Nunca é fácil combater questões culturais", afirma.
Contudo, de nada adianta passar todo mundo sem que o
conteúdo seja aprendido, destaca Priscila. "Temos que acabar com a
reprovação sem que isso reflita na qualidade", diz. Para ela, o desafio do
Brasil é justamente combinar esses dois elementos: aprovação e qualidade.
Arroyo vê como ideal um sistema capaz de avaliar as lacunas que ainda devem ser
preenchidas enquanto o aluno cursa a série seguinte - como se fosse uma
disciplina em dependência. Além disso, estratégias de garantia de aprendizagem,
como oferecer assistência a quem tem mais dificuldades e aulas de reforço ao
longo do ano todo podem, prevenir que um estudante seja reprovado e se torne um
candidato à evasão.
Brasil é um
dos países que mais reprova
Segundo a Organização das Nações Unidas para a Educação, a
Ciência e a Cultura (Unesco), o Brasil tem uma das mais altas taxas de
reprovação da região. Contudo, nos últimos anos já se observa uma diminuição
significativa na repetência dos alunos brasileiros, antes mesmo da recomendação
governamental de 2011. O País teve a maior redução no índice de repetência
escolar nos primeiros anos do ensino fundamental entre os países da América
Latina e do Caribe - de 24% em 1999 para 18% em 2004. O diagnóstico está
registrado pelo Global Education Digest (GED) 2012, relatório divulgado em
novembro de 2012 pelo Instituto de Estatísticas da Unesco. Além dos dados
brasileiros, o documento traz um panorama global da educação em relação à
repetição de séries e evasão escolar.
Em 2010, 32,2 milhões de alunos repetiram de ano no mundo
(em 2000, esse número era de 34,7 milhões de estudantes) e 31,2 milhões
deixaram a escola antes mesmo de concluir a educação primária - definição da
Unesco para a faixa que, no Brasil, vai do 1º ao 5º ano do ensino fundamental.

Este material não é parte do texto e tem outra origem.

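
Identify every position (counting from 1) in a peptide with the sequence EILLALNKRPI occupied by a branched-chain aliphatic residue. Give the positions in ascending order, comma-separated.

2, 3, 4, 6, 11

The BCAAs are Val, Leu, and Ile — aliphatic side chains with a branch point.
Matching residues: I2, L3, L4, L6, I11.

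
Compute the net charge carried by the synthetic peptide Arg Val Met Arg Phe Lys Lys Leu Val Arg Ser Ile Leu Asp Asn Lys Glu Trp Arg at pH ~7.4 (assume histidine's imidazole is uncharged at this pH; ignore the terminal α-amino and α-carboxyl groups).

At pH ~7.4 the Lys and Arg side chains are protonated (+1), the Asp and Glu side chains are deprotonated (−1), and with His taken as neutral all other side chains carry no charge.
Positive (K, R): Arg1, Arg4, Lys6, Lys7, Arg10, Lys16, Arg19 → +7.
Negative (D, E): Asp14, Glu17 → −2.
Net charge = (+7) + (−2) = +5.

+5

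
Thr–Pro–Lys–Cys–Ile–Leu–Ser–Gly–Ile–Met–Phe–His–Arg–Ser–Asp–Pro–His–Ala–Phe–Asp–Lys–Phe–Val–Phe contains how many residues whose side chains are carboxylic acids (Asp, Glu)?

Matching residues: Asp15, Asp20.

2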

A redução de 7% é exaltada no relatório (divulgado em novembro do ano passado),
principalmente porque as matrículas nessas séries cresceram 6% no período (de
654,8 milhões para 691,3 milhões). Do total dos repetentes, o maior número está
na África Subsaariana (35%). A América Latina e a região do Caribe concentram
17% desses alunos, onde a expectativa para a conclusão de todo o ensino
fundamental é de 9,5 anos (quase um ano dedicado a repetir alguma das séries).
Para financiar esses estudantes, os governos também
precisam abrir os cofres. No Brasil, estima-se que aproximadamente 9% dos
custos com educação básica sejam destinados a dar suporte aos que são
reprovados na escola. Além disso, o impacto também pode recair sobre a autoestima
de crianças e adolescentes, atrapalhando seu progresso acadêmico e podendo
levar ao abandono.
O relatório defende o sistema de aprovação automática como
mecanismo para diminuir os índices de repetência, condição apontada como uma
das razões para a evasão. Segundo o documento, essa prática não pode ser
diretamente associada ao desempenho do aluno, uma vez que países com educação
de alta qualidade como Finlândia, Noruega e Islândia aplicam o sistema,
enquanto outros como Bélgica, Canadá, Países Baixos e Estados Unidos impõem a
repetição caso o aluno não atinja as médias. O GED ressalva, contudo, que o
progresso individual de um aluno pode ser impactado por essas políticas. No sul
e no leste da África, por exemplo, crianças que nunca repetiram o ano têm mais
chances de obter melhores resultados em disciplinas que envolvem leitura ou
matemática. Já o progresso de quem ficou pra trás costuma ser mais lento.